Pallans recalls: "When we did the very first issue, Alan and Eddy literally got in a car and followed the truck from Effingham to Virginia. Eddy got on the same plane with the magazines, flew to England with them and went through customs with them." Fortunately, both the magazines and Conrad cleared customs without a hitch.
"I actually approached distribution a little differently than most people," Conrad recalls. "A lot of our competitors use what is called a 'publication rate,' which is extremely cheap. And that gets you a seven- to 14-day delivery. If we wanted to be competitive … we needed to shrink that timeline. So, for me, negotiating an airmail rate down to almost a publication rate was my biggest challenge. And I succeeded.
"I can't tell you how much we pay, because I was asked not to," Conrad adds with a coy chuckle. "But that was my biggest challenge—making sure that we stayed within our budget and still made our deadlines."
"Forbes adopted the philosophy that distribution was going to be one of our main concerns," Pallans adds. "That's what everything is based on.
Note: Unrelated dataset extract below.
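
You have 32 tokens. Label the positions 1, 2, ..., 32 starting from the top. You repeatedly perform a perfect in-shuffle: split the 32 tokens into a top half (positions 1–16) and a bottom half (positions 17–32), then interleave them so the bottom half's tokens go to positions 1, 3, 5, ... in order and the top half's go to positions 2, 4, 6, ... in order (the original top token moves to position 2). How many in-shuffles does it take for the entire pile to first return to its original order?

The in-shuffle permutes the 32 positions with cycle lengths [2, 10, 10, 10].
Every token is home exactly when every cycle has completed a whole number of laps, i.e. after lcm(2, 10) = 10 in-shuffles.

10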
We needed to find a way to get the magazine on the newsstands and into the subscribers' hands when we thought it should be there.
"We could spend less and get less, but if a book mails six hours late here in this country, it doesn't mean anything," Pallans suggests. "Overseas, however, we felt it was very important to get it there fast. That was one of the guiding forces behind how we've handled the entire operation."